Seorang pekerja sedang membersihkan tulisan Komisi Pemberantasan Korupsi didepan gedung KPK, Jakarta, Jumat (4/12). DPR dan KPK sepakat untuk mengungkap kasus Bank Century. TEMPO/Dwi Narwoko
Topik
Infografis
KPK Didesak Usut Pemasok Cek Pelawat
TEMPO Interaktif, Jakarta - Indonesia Corruption Watch mendesak Komisi Pemberantasan Korupsi mengusut pihak pemasok dana cek pelawat yang diterima sejumlah anggota Komisi Keuangan dan Perbankan DPR periode 1999-2004 dalam proses terpilihnya Miranda Swaray Goeltom menjadi Deputi Gubernur Senior Bank Indonesia.
"Sebab, kasus suap ini enggak mungkin cuma melibatkan satu pihak," ujar Koordinator Divisi Hukum dan Monitoring Peradilan ICW Febri Diansyah kepada Tempo kemarin.
Menurut Febri, dalam kasus suap pastilah ada pemberi, penerima, serta obyek tawar-menawarnya.
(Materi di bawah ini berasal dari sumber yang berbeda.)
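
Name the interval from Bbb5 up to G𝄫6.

Counting letters B–C–D–E–F–G gives a sixth.
Bbb→Gbb = 8 semitones, 1 narrower than the major sixth (9), so minor.

minor sixth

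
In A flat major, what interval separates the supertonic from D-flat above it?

The supertonic of Ab major is Bb.
Bb up to Db: letters B→D make it a third; 3 semitones makes it minor.

minor third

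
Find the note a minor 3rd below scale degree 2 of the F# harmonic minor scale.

Scale degree 2 of F# harmonic minor is G#.
A minor third (3 semitones) below G# lands on the letter E, giving E#.

E#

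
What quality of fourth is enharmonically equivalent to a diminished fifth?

A diminished fifth spans 6 semitones.
A fourth spanning 6 semitones is augmented (the perfect fourth is 5).

augmented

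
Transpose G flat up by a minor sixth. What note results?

A sixth above G lands on the letter E.
A minor sixth spans 8 semitones, so Gb moves to pitch class 2. On the letter E that is Ebb.

Ebb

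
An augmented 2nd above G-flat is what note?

G up a major second is A, so the target letter is A.
From Gb, an augmented second is 3 semitones up: A.

A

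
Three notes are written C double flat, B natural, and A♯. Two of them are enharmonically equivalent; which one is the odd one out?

In 12-tone equal temperament, enharmonic equivalents share a pitch class. Cbb is pitch class 10; B is pitch class 11; A# is pitch class 10.
Cbb and A# share pitch class 10, while B is pitch class 11.

B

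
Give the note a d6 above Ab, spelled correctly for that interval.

Fbb

A up a major sixth is F#, so the target letter is F.
From Ab, a diminished sixth is 7 semitones up: Fbb.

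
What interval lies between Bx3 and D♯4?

diminished third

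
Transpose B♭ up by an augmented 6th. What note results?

B up a major sixth is G#, so the target letter is G.
From Bb, an augmented sixth is 10 semitones up: G#.

G#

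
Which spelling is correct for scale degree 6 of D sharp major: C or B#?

B#

Each scale degree takes a distinct letter name. Degree 6 of a scale on D must use the letter B.
B# and C are enharmonically the same pitch, but only B# uses the letter B, so it is the correct spelling here.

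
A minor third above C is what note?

C up a major third is E, so the target letter is E.
From C, a minor third is 3 semitones up: Eb.

Eb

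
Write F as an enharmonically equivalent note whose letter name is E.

F is pitch class 5. The letter E alone is pitch class 4.
To reach pitch class 5 from E requires an offset of +1 semitone, i.e. sharp: E#.

E#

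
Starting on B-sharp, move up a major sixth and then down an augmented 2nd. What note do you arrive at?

F#

A major sixth up from B# is G## (letter G, 9 semitones up).
An augmented second down from G## is F# (letter F, 3 semitones down).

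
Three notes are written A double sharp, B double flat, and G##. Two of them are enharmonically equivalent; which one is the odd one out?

In 12-tone equal temperament, enharmonic equivalents share a pitch class. A## is pitch class 11; Bbb is pitch class 9; G## is pitch class 9.
Bbb and G## share pitch class 9, while A## is pitch class 11.

A##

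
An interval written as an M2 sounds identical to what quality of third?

A major second spans 2 semitones.
A third spanning 2 semitones is diminished (the major third is 4).

diminished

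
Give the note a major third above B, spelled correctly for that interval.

A third above B lands on the letter D.
A major third spans 4 semitones, so B moves to pitch class 3. On the letter D that is D#.

D#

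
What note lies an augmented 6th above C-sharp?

A sixth above C lands on the letter A.
An augmented sixth spans 10 semitones, so C# moves to pitch class 11. On the letter A that is A##.

A##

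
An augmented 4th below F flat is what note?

Cbb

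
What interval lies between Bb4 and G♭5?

The letter names run B→G, a span of 5 letter steps, so the interval is some kind of sixth.
Bb to Gb is 8 semitones. A major sixth is 9, so 8 makes it minor.

minor sixth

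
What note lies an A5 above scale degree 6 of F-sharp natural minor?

Scale degree 6 of F# natural minor is D.
An augmented fifth (8 semitones) above D lands on the letter A, giving A#.

A#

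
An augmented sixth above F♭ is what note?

A sixth above F lands on the letter D.
An augmented sixth spans 10 semitones, so Fb moves to pitch class 2. On the letter D that is D.

D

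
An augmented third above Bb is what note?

D#

A third above B lands on the letter D.
An augmented third spans 5 semitones, so Bb moves to pitch class 3. On the letter D that is D#.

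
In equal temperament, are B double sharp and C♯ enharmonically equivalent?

B## = pitch class 1 and C# = pitch class 1 — the same pitch class, so they are enharmonic equivalents.

Yes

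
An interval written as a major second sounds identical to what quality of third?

A major second spans 2 semitones.
A third spanning 2 semitones is diminished (the major third is 4).

diminished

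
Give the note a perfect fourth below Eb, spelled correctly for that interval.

Bb

A fourth below E lands on the letter B.
A perfect fourth spans 5 semitones, so Eb moves to pitch class 10. On the letter B that is Bb.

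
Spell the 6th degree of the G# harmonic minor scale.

E

Degree 6 takes the letter 5 steps above G, which is E.
In harmonic minor, degree 6 sits 8 semitones above the tonic. G# + 8 semitones is pitch class 4, spelled on E as E.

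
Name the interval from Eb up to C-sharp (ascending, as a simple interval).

augmented sixth

Counting letters E–F–G–A–B–C gives a sixth.
Eb→C# = 10 semitones, 1 wider than the major sixth (9), so augmented.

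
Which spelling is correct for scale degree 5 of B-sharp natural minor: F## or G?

F##

Each scale degree takes a distinct letter name. Degree 5 of a scale on B must use the letter F.
F## and G are enharmonically the same pitch, but only F## uses the letter F, so it is the correct spelling here.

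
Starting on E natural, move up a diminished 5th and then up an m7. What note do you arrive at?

Ab

A diminished fifth up from E is Bb (letter B, 6 semitones up).
A minor seventh up from Bb is Ab (letter A, 10 semitones up).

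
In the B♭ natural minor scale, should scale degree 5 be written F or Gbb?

F

Each scale degree takes a distinct letter name. Degree 5 of a scale on B must use the letter F.
F and Gbb are enharmonically the same pitch, but only F uses the letter F, so it is the correct spelling here.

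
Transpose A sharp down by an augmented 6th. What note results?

A down a major sixth is C, so the target letter is C.
From A#, an augmented sixth is 10 semitones down: C.

C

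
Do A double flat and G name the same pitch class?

Abb = pitch class 7 and G = pitch class 7 — the same pitch class, so they are enharmonic equivalents.

Yes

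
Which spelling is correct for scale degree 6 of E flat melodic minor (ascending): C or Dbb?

C

Each scale degree takes a distinct letter name. Degree 6 of a scale on E must use the letter C.
C and Dbb are enharmonically the same pitch, but only C uses the letter C, so it is the correct spelling here.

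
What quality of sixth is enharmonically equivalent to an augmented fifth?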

Sejauh ini, telah ada empat penerima yang menjadi tersangka. Yang diduga sebagai pemberi adalah Miranda Goeltom, melalui Nunun Nurbaetie dan suruhannya.
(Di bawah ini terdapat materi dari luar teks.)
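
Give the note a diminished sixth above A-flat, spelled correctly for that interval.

A sixth above A lands on the letter F.
A diminished sixth spans 7 semitones, so Ab moves to pitch class 3. On the letter F that is Fbb.

Fbb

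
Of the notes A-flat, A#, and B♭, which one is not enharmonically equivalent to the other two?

In 12-tone equal temperament, enharmonic equivalents share a pitch class. Ab is pitch class 8; A# is pitch class 10; Bb is pitch class 10.
A# and Bb share pitch class 10, while Ab is pitch class 8.

Ab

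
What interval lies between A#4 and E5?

Counting letters A–B–C–D–E gives a fifth.
A#→E = 6 semitones, 1 narrower than the perfect fifth (7), so diminished.

diminished fifth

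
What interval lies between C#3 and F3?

diminished fourth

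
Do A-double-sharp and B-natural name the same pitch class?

A## is pitch class 11; B is pitch class 11.
All spellings map to pitch class 11, so they are enharmonically equivalent.

Yes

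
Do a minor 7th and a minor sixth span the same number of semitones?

No

A minor seventh spans 10 semitones; a minor sixth spans 8.
The spans differ, so they are not enharmonic equivalents.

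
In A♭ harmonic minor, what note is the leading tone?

Degree 7 takes the letter 6 steps above A, which is G.
In harmonic minor, degree 7 sits 11 semitones above the tonic. Ab + 11 semitones is pitch class 7, spelled on G as G.

G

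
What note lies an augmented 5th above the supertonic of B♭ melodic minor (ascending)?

G#

The supertonic of Bb melodic minor (ascending) is C.
An augmented fifth (8 semitones) above C lands on the letter G, giving G#.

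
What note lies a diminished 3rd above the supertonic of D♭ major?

The supertonic of Db major is Eb.
A diminished third (2 semitones) above Eb lands on the letter G, giving Gbb.

Gbb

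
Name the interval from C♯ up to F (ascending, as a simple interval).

diminished fourth

Counting letters C–D–E–F gives a fourth.
C#→F = 4 semitones, 1 narrower than the perfect fourth (5), so diminished.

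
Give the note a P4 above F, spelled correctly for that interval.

F up a perfect fourth is Bb, so the target letter is B.
From F, a perfect fourth is 5 semitones up: Bb.

Bb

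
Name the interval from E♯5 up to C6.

diminished sixth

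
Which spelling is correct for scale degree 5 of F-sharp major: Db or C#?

C#

Each scale degree takes a distinct letter name. Degree 5 of a scale on F must use the letter C.
C# and Db are enharmonically the same pitch, but only C# uses the letter C, so it is the correct spelling here.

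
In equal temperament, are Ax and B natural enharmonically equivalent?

Yes

A## is pitch class 11; B is pitch class 11.
All spellings map to pitch class 11, so they are enharmonically equivalent.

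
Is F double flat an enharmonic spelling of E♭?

Yes

Fbb is pitch class 3; Eb is pitch class 3.
All spellings map to pitch class 3, so they are enharmonically equivalent.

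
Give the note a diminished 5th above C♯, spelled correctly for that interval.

A fifth above C lands on the letter G.
A diminished fifth spans 6 semitones, so C# moves to pitch class 7. On the letter G that is G.

G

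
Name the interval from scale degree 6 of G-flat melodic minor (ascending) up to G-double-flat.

Scale degree 6 of Gb melodic minor (ascending) is Eb.
Eb up to Gbb: letters E→G make it a third; 2 semitones makes it diminished.

diminished third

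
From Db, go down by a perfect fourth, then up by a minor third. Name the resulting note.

Cb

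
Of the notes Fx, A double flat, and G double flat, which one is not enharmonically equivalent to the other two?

In 12-tone equal temperament, enharmonic equivalents share a pitch class. F## is pitch class 7; Abb is pitch class 7; Gbb is pitch class 5.
F## and Abb share pitch class 7, while Gbb is pitch class 5.

Gbb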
Adapun obyek tawar-menawarnya diduga adalah suara untuk memenangkan Miranda dalam uji kelayakan dan kepatutan Deputi Gubernur Senior Bank Indonesia. "Ketiga-tiganya harus kena, kalau tidak, berarti KPK bermasalah, melakukan miscarriage of justice (pengguguran keadilan)," kata Febri.
Dia menegaskan, ICW mempertanyakan mengapa KPK belum menunjukkan sinyal bakal menyelidiki sampai ke penyandang dana di balik pemberi cek pelawat tersebut. "KPK harus pastikan orang yang terlibat mengusut kasus ini lepas dari konflik kepentingan," katanya. "Jangan sampai apa yang kita sebut buaya di sarang cicak terbukti."
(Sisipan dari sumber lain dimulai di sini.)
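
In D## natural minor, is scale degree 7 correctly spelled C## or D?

C##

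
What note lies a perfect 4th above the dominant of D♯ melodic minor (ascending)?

The dominant of D# melodic minor (ascending) is A#.
A perfect fourth (5 semitones) above A# lands on the letter D, giving D#.

D#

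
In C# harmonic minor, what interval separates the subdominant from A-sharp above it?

major third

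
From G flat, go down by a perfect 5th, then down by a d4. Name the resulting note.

A perfect fifth down from Gb is Cb (letter C, 7 semitones down).
A diminished fourth down from Cb is G (letter G, 4 semitones down).

G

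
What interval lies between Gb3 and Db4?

Counting letters G–A–B–C–D gives a fifth.
Gb→Db = 7 semitones, exactly the perfect fifth.

perfect fifth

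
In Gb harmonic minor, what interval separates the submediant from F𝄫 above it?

minor second

The submediant of Gb harmonic minor is Ebb.
Ebb up to Fbb: letters E→F make it a second; 1 semitone makes it minor.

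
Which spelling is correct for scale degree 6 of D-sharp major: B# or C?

Each scale degree takes a distinct letter name. Degree 6 of a scale on D must use the letter B.
B# and C are enharmonically the same pitch, but only B# uses the letter B, so it is the correct spelling here.

B#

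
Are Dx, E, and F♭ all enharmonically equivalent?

Yes

D## is pitch class 4; E is pitch class 4; Fb is pitch class 4.
All spellings map to pitch class 4, so they are enharmonically equivalent.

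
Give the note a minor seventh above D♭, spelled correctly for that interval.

A seventh above D lands on the letter C.
A minor seventh spans 10 semitones, so Db moves to pitch class 11. On the letter C that is Cb.

Cb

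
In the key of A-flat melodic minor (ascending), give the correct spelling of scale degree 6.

Degree 6 takes the letter 5 steps above A, which is F.
In melodic minor (ascending), degree 6 sits 9 semitones above the tonic. Ab + 9 semitones is pitch class 5, spelled on F as F.

F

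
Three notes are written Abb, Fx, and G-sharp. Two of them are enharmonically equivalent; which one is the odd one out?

G#

In 12-tone equal temperament, enharmonic equivalents share a pitch class. Abb is pitch class 7; F## is pitch class 7; G# is pitch class 8.
Abb and F## share pitch class 7, while G# is pitch class 8.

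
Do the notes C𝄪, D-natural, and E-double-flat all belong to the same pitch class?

Yes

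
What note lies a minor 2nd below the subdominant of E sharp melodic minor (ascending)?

G##

The subdominant of E# melodic minor (ascending) is A#.
A minor second (1 semitone) below A# lands on the letter G, giving G##.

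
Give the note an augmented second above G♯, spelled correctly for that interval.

A second above G lands on the letter A.
An augmented second spans 3 semitones, so G# moves to pitch class 11. On the letter A that is A##.

A##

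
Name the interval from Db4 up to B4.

The letter names run D→B, a span of 5 letter steps, so the interval is some kind of sixth.
Db to B is 10 semitones. A major sixth is 9, so 10 makes it augmented.

augmented sixth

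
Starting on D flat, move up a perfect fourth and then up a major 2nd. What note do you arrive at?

A perfect fourth up from Db is Gb (letter G, 5 semitones up).
A major second up from Gb is Ab (letter A, 2 semitones up).

Ab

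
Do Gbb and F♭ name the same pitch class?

Two spellings are enharmonically equivalent only if they share a pitch class.
Here Gbb → 5, Fb → 4; 4 ≠ 5, so they are not.

No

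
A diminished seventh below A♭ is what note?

B

A down a major seventh is Bb, so the target letter is B.
From Ab, a diminished seventh is 9 semitones down: B.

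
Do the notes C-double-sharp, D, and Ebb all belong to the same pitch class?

C## is pitch class 2; D is pitch class 2; Ebb is pitch class 2.
All spellings map to pitch class 2, so they are enharmonically equivalent.

Yes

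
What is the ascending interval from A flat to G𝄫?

Counting letters A–B–C–D–E–F–G gives a seventh.
Ab→Gbb = 9 semitones, 2 narrower than the major seventh (11), so diminished.

diminished seventh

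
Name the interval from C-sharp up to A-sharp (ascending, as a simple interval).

major sixth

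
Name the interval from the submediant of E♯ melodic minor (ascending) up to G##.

perfect fifth

The submediant of E# melodic minor (ascending) is C##.
C## up to G##: letters C→G make it a fifth; 7 semitones makes it perfect.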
Seperti diberitakan, KPK telah menetapkan empat bekas legislator sebagai tersangka dalam kasus suap cek pelawat ini. Hingga saat ini belum jelas siapa aktor penyandang dana cek pelawat tersebut.
Nunun, istri bekas Wakil Kepala Polri Adang Daradjatun, disebut-sebut sebagai orang yang memerintahkan penyerahan cek pelewat. Namun tak jelas apa kepentingan pemberian cek pelawat itu. Adapun Miranda hanya beberapa kali dipanggil KPK dan statusnya masih sebagai saksi.
Adapun Wakil Ketua KPK Muhammad Jasin pekan lalu menyatakan masih memungkinkan bagi lembaganya untuk memanggil pihak-pihak lain yang diduga terlibat dalam kasus cek pelawat. "Tetapi kita tetap lihat perkembangan sidang dulu," katanya.